Mediation 2017-10-17T15:31:25+00:00


The lawyers of Grazi and Gianino have substantial experience providing expert and comprehensive mediation services. Our Stuart, FL law firm brings years of representation and trial experience to businesses and individuals involved in simple and complex business, family, and real estate law litigation and we routinely advise clients and mediate disputing parties as to related matters. If you or your company is in need of mediation services in Stuart, FL or Martin County, Fort Pierce and Port St. Lucie or St. Lucie County, Vero Beach or Indian River County, Okeechobee or Okeechobee County, West Palm Beach or Palm Beach County, or surrounding areas, please call the Stuart, Florida lawyers of Grazi & Gianino now at (772) 286-0200.

Mediation, in the legal sense, is one form of alternative dispute resolution (ADR). It’s a way to resolve disputes between two or more parties.
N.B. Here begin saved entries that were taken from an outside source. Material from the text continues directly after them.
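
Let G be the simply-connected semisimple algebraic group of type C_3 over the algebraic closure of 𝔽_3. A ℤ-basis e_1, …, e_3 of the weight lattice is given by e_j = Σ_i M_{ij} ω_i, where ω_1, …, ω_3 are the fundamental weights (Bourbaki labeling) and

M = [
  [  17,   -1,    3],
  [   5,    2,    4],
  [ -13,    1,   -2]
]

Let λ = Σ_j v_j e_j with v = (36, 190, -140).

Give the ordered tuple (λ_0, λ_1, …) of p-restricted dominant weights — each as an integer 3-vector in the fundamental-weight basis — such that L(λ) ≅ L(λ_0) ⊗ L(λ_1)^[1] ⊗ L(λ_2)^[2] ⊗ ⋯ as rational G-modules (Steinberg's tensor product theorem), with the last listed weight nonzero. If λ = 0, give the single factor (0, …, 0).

((2, 0, 2),)

Compute c_i = Σ_j M_{ij} v_j with v = (36, 190, -140):
  c_1 = 17*36 + -1*190 + 3*-140 = 2
  c_2 = 5*36 + 2*190 + 4*-140 = 0
  c_3 = -13*36 + 1*190 + -2*-140 = 2
Base-3 expansion of each c_i:
  c_1 = 2 = 2·3^0
  c_2 = 0
  c_3 = 2 = 2·3^0
λ_0 = (2, 0, 2)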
Typically, the mediator is a third party attorney who assists the disputing parties to negotiate a settlement between them.

Mediation has structure, a timetable, and dynamics that “ordinary” negotiation lacks. The mediation process is private and confidential, and for legal matters, is enforced by law.

Mediators generally open or improve dialogue between disputing parties, aiming to help those parties reach a settlement agreement. The mediator’s skill and training are critical to the success of mediation. Mediators attend specialized training programs, and hold special certifications and licensing.

The benefits of mediation include:

  • Cost—As an attorney themselves, a mediator will normally charge a fee comparable to that of any attorney. However, the mediation process generally takes much less time than moving a case through the standard legal process. While a case in the hands of a court may take months or years to resolve, mediation usually achieves a resolution in a matter of hours. Taking less time means saving money on hourly fees and costs.
  • Confidentiality—Court hearings are public, but mediations remain strictly confidential. Confidentiality in mediation is such that in most cases the legal system cannot force a mediator to testify in court as to the content or progress of a mediation. The only exceptions to such strict confidentiality usually involve child abuse or actual or threatened criminal acts.
  • Control—Mediation increases the control the parties have over the resolution. In a court case, the parties obtain a resolution as determined by a judge or jury. A judge or jury cannot legally provide many of the solutions that emerge in mediation. Accordingly, mediation is more likely to produce a result that is mutually agreeable for the parties.
  • Compliance—Because the result is attained by the parties working together and is mutually agreeable, compliance with the mediated agreement is usually high. This further reduces costs, because the parties do not have to employ an attorney to force compliance with the agreement. The mediated agreement is, however, fully enforceable in a court of law.
  • Mutuality—Often, parties to a mediation are ready to work together for a mutual resolution. In most circumstances the mere fact that parties are willing to mediate means that they are ready to “move” their position. The parties thus are more amenable to understanding the other party’s side and work on underlying issues to the dispute. This has the added benefit of often preserving the relationship the parties had before the dispute.
  • Support—Mediators are trained in working with difficult situations. The mediator acts as a neutral facilitator and guides the parties through the process. The mediator helps the parties think “outside of the box” for possible solutions to the dispute, broadening the range of possible solutions.